10 September 2007

To Plot or Not to Plot

Here's a post from Christine. Go ahead and talk about your process! -- Carrie

Unlike everyone else on this list (I think), I write with a partner, Marisa. She lives about 2 hours north of me, and we manage to get together once every other month or so. Mostly we rack up long distance phone bills (ok, we have a total phone package deal but it doesn't sound the same) and email each other like a pair of stalkers.

Usually, we outline a story, get the first few chapters finished together, then divide the rest of it up. Once our latest section is sent off to the other, we tweak that part then I add it into the story as a whole. Depending on things, and if we like the way we’re actually progressing, a story will take us about 5-6 months. But then we both have full-time jobs and outside interests that suck up our time. Plus we tend to go back and self-edit quite a bit. Our goal for this year is to cut that time in half.

So my for everyone out there: Forgetting for a moment Work, Family, Non-Writing-Commitments, and most importantly Life (and how it has that annoying little habit of getting in the way of writing) how do you plan a story out and, assuming all goes well, about how long does it take you to finish it?

By Chritine Koehler


Erastes said...

Plan? *looks panicked* We were supposed to plan?

I'm the world's worst when it comes to organising my writing, I have to be hit with an idea and then .. well... I just write it.

I know people who plan every chapter, so they know exactly what's going to happen in each chapter and where they are going to be by the end of such of such...

Not so for me - although it might be better if I did! I just let the characters tell the story. I know where I'm going to start and I write the end pretty early on (I stole this idea from JKRowling and it's worked OK for me so far) so I know where I'm going to end up but all the bits in the middle are a delightful mystery and are completely character led.

This often leads to things not happening the way I envisaged them, for example in my first novel, a character was specifically written to be similar in build and colouring as the main character - he was then supposed to DIE in a mistaken murder. But he just blew a delightful raspberry at me, refused UTTERLY to snuff it, and dominated the entire 2nd half of the book with me being completely unable to stop him. I love that - that feeling of losing control of the writing - that - for me - is when it comes a joy and not thumping words out in a line.

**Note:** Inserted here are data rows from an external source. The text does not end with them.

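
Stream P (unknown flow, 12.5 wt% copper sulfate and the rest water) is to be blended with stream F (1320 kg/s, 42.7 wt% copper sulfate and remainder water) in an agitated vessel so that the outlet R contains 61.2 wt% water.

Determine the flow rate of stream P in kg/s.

195.7 kg/s

Let P be the unknown flow. Total out = 1320 + P.
water balance: 756.36 + 0.875·P = 0.612·(1320 + P)
(0.875 − 0.612)·P = 0.612×1320 − 756.36 = 51.48
P = 51.48 / 0.263 = 195.74 kg/s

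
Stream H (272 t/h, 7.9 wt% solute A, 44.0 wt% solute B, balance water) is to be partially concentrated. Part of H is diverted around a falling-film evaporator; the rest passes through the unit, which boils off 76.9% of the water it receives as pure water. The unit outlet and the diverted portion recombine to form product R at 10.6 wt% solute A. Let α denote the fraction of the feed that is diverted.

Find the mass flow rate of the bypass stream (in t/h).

All 272×0.079 = 21.488 t/h of solute A reaches R, so R = 21.488/0.106 = 202.72 t/h and vapour = 69.283 t/h.
The evaporator receives (1−α)·272 of feed at 0.481 water and removes 0.769 of that water:
0.769×0.481×(1−α)×272 = 69.283
(1−α) = 69.283/100.61 = 0.6886;  α = 0.3114.
Bypass flow = 0.3114×272 = 84.692 t/h.

84.69 t/h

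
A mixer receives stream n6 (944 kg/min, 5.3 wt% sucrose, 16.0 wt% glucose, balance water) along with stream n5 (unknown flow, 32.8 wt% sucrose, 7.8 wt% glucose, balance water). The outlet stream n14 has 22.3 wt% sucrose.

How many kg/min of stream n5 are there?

1528 kg/min

Let n5 be the unknown flow. Total out = 944 + n5.
sucrose balance: 50.032 + 0.328·n5 = 0.223·(944 + n5)
(0.328 − 0.223)·n5 = 0.223×944 − 50.032 = 160.48
n5 = 160.48 / 0.105 = 1528.4 kg/min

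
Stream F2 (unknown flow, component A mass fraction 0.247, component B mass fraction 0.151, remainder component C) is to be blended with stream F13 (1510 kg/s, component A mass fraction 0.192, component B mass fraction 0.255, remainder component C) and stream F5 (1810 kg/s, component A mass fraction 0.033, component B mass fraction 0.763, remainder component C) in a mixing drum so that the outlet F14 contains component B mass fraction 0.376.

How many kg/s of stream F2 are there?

Let F2 be the unknown flow. Total out = 3320 + F2.
component B balance: 1766.1 + 0.151·F2 = 0.376·(3320 + F2)
(0.151 − 0.376)·F2 = 0.376×3320 − 1766.1 = -517.76
F2 = -517.76 / -0.225 = 2301.2 kg/s

2301 kg/s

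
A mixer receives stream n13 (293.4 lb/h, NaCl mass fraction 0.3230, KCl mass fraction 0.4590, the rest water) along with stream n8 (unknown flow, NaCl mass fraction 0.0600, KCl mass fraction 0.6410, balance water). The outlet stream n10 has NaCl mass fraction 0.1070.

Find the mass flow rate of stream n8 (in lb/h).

1348 lb/h

Let n8 be the unknown flow. Total out = 293.4 + n8.
NaCl balance: 94.768 + 0.060·n8 = 0.107·(293.4 + n8)
(0.060 − 0.107)·n8 = 0.107×293.4 − 94.768 = -63.374
n8 = -63.374 / -0.047 = 1348.4 lb/h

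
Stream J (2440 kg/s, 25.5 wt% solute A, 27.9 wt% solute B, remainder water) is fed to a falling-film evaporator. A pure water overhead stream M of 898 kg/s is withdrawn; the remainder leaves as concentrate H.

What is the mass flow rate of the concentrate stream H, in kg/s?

Concentrate = 2440 − 898 = 1542 kg/s.

1542 kg/s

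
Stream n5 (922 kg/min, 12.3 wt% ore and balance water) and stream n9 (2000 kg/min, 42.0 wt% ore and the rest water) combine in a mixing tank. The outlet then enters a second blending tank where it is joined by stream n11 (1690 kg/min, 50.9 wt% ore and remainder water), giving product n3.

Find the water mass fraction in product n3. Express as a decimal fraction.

Overall, product flow = 4612 kg/min.
water in = 922×0.877 + 2000×0.580 + 1690×0.491 = 2798.4 kg/min.
water fraction in n3 = 0.607.

0.607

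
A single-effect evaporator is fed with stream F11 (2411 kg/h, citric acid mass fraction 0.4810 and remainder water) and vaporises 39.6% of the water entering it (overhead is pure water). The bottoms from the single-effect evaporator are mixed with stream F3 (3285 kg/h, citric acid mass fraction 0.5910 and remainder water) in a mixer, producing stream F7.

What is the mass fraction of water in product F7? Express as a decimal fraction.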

I'm pretty slow - as I'm the world's best procrastinator - I could bash out 2 books a year, I'm sure - if I wasn't attracted by the Shiny.

Michelle Styles said...

Let's see. I have a written with a partner before (The Lady Soldier was coauthored with Kate Allan) and in my view, it is very hard to have it work for a long time. I am far happier writing on my own.

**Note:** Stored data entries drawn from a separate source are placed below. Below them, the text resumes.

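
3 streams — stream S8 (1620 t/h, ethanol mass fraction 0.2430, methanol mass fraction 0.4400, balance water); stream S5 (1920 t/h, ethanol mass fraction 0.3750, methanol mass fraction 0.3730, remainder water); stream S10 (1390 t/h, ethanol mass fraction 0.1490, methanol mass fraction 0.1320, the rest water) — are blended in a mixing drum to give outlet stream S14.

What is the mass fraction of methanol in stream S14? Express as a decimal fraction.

Total flow out = 1620 + 1920 + 1390 = 4930 t/h.
methanol in = 1620×0.440 + 1920×0.373 + 1390×0.132 = 1612.4 t/h.
methanol mass fraction in S14 = 1612.4/4930 = 0.3271.

0.3271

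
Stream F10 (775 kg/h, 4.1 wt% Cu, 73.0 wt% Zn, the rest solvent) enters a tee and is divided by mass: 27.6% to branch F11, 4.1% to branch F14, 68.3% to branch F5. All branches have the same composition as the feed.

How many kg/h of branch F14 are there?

31.78 kg/h

Branch F14 flow = 0.041×775 = 31.775 kg/h.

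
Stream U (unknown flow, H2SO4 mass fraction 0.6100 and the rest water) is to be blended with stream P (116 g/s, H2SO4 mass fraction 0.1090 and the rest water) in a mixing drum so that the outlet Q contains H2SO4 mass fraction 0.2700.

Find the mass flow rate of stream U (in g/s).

54.93 g/s

Let U be the unknown flow. Total out = 116 + U.
H2SO4 balance: 12.644 + 0.610·U = 0.270·(116 + U)
(0.610 − 0.270)·U = 0.270×116 − 12.644 = 18.676
U = 18.676 / 0.340 = 54.929 g/s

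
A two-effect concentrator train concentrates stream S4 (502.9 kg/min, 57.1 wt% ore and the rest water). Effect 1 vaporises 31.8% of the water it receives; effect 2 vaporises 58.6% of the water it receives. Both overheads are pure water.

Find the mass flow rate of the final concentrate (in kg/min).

water in feed = 502.9×0.429 = 215.74 kg/min.
After stage 1: water left = (1−0.318)×215.74 = 147.14; stream total = 434.29 kg/min.
After stage 2: water left = (1−0.586)×147.14 = 60.915; final concentrate = 348.07 kg/min.

348.1 kg/min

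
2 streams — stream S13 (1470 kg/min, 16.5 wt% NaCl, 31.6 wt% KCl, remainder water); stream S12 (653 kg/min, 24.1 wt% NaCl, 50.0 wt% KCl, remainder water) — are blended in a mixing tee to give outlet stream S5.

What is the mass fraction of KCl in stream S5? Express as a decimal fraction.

Total flow out = 1470 + 653 = 2123 kg/min.
KCl in = 1470×0.316 + 653×0.500 = 791.02 kg/min.
KCl mass fraction in S5 = 791.02/2123 = 0.3726.

0.3726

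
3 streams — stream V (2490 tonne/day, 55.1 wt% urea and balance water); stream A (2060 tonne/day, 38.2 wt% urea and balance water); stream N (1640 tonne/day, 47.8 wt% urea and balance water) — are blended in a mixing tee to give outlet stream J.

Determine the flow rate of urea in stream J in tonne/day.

2943 tonne/day

urea out = urea in = 2490×0.551 + 2060×0.382 + 1640×0.478 = 2942.8 tonne/day.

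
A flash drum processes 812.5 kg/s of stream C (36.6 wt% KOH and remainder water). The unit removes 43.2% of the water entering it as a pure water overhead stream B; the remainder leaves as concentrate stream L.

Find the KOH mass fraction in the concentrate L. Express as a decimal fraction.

KOH is not removed: 812.5×0.366 = 297.38 kg/s of KOH enters L.
water entering = 812.5×0.634 = 515.12 kg/s; overhead removed = 0.432×515.12 = 222.53 kg/s.
Concentrate = 812.5 − 222.53 = 589.97 kg/s.
Mass fraction = 297.38/589.97 = 0.504.

0.504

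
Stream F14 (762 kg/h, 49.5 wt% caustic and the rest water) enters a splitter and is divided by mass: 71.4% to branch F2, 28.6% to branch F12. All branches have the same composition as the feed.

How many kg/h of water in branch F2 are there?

274.8 kg/h

Branch F2 total = 0.714×762 = 544.07 kg/h.
water in F2 = 0.505×544.07 = 274.75 kg/h.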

Generally from start to finish for me -- it is about 3 months (or less). I write 4 books per year for HM&B or at least that is the current plan. It is about 2k per day or there abouts but writing is my job (after my family, animals and garden)
I do have a vague plan when I begin, and I do tweak the plan when I get stuck. Genreally if it is working, I don't worry.
I will start out with an ending in mind, but many times, the needs of the story change.
It is always what works for you.

Frances Hunter said...


I also write with a partner, and our process is similar to yours. Spend untold hours kicking the story around. We split up the research and then fill each other in. We spend time developing the characters and an outline, and then divide up the chapters and edit each other's work.

It works well, because you always have some inspiration and someone waiting on you to do your part.

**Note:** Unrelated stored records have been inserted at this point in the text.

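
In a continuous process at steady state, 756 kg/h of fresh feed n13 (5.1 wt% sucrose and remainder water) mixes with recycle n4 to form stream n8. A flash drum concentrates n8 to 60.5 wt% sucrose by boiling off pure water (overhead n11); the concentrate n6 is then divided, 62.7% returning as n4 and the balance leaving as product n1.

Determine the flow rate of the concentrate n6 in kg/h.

170.9 kg/h

Overall sucrose balance (none leaves overhead): sucrose in fresh feed = sucrose in product, i.e. 756×0.051 = (1−0.627)·n6·0.605.
n6 = 38.556/(0.605×0.373) = 170.86 kg/h.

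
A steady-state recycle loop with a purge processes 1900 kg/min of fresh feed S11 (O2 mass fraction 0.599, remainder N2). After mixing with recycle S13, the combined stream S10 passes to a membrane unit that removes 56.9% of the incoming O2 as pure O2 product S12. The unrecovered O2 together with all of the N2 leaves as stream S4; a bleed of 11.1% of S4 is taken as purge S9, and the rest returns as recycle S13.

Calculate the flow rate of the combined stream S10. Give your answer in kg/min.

8709 kg/min

N2 enters only via S11 and leaves only via the purge: 1900×0.401 = 0.111×(N2 in S4), and the membrane unit passes all N2, so N2 in S10 = N2 in S4 = 6864 kg/min.
O2 in S10: m_A = 1900×0.599 + (1−0.111)·(1−0.569)·m_A, so m_A = 1138.1/0.6168 = 1845 kg/min.
S10 = 1845 + 6864 = 8709 kg/min.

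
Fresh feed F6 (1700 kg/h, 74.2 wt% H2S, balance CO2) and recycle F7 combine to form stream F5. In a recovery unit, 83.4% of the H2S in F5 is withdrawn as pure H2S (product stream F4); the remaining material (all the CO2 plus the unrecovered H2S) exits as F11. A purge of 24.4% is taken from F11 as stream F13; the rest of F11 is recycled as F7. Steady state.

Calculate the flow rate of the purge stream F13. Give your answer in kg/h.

497 kg/h

CO2 enters only via F6 and leaves only via the purge: 1700×0.258 = 0.244×(CO2 in F11), and the recovery unit passes all CO2, so CO2 in F5 = CO2 in F11 = 1797.5 kg/h.
H2S in F5: m_A = 1700×0.742 + (1−0.244)·(1−0.834)·m_A, so m_A = 1261.4/0.8745 = 1442.4 kg/h.
F11 = (1−0.834)×1442.4 + 1797.5 = 2037 kg/h.
Purge F13 = 0.244×2037 = 497.02 kg/h.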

We successfully completed one book so far. The first draft took six months; the second draft took a couple of months; the actual publication process took three years.

I look forward to a second project collaborating with her.

Liz Clare
co-author, To the Ends of the Earth: The Last Journey of Lewis and Clark
Silver Medalist, 2007 Independent Publisher Book Awards
website: http://frances-hunter.com
book trailer: http://www.youtube.com/watch?v=VLNf3nalkbA

Christine Koehler said...

Frances Hunter said... The first draft took six months; the second draft took a couple of months; the actual publication process took three years.


OK, breathing deeply. Really, it's the 3 years that got me. I'm GenX, and we like instant gratification. THREE YEARS isn't instant for anyone.

On the plotting note, I have to agree with what erastes said about a character dominating the story. I really love when that happens, too. Frustrated, but lovin' it. Makes me think that this whole writing thing isn't a fluke.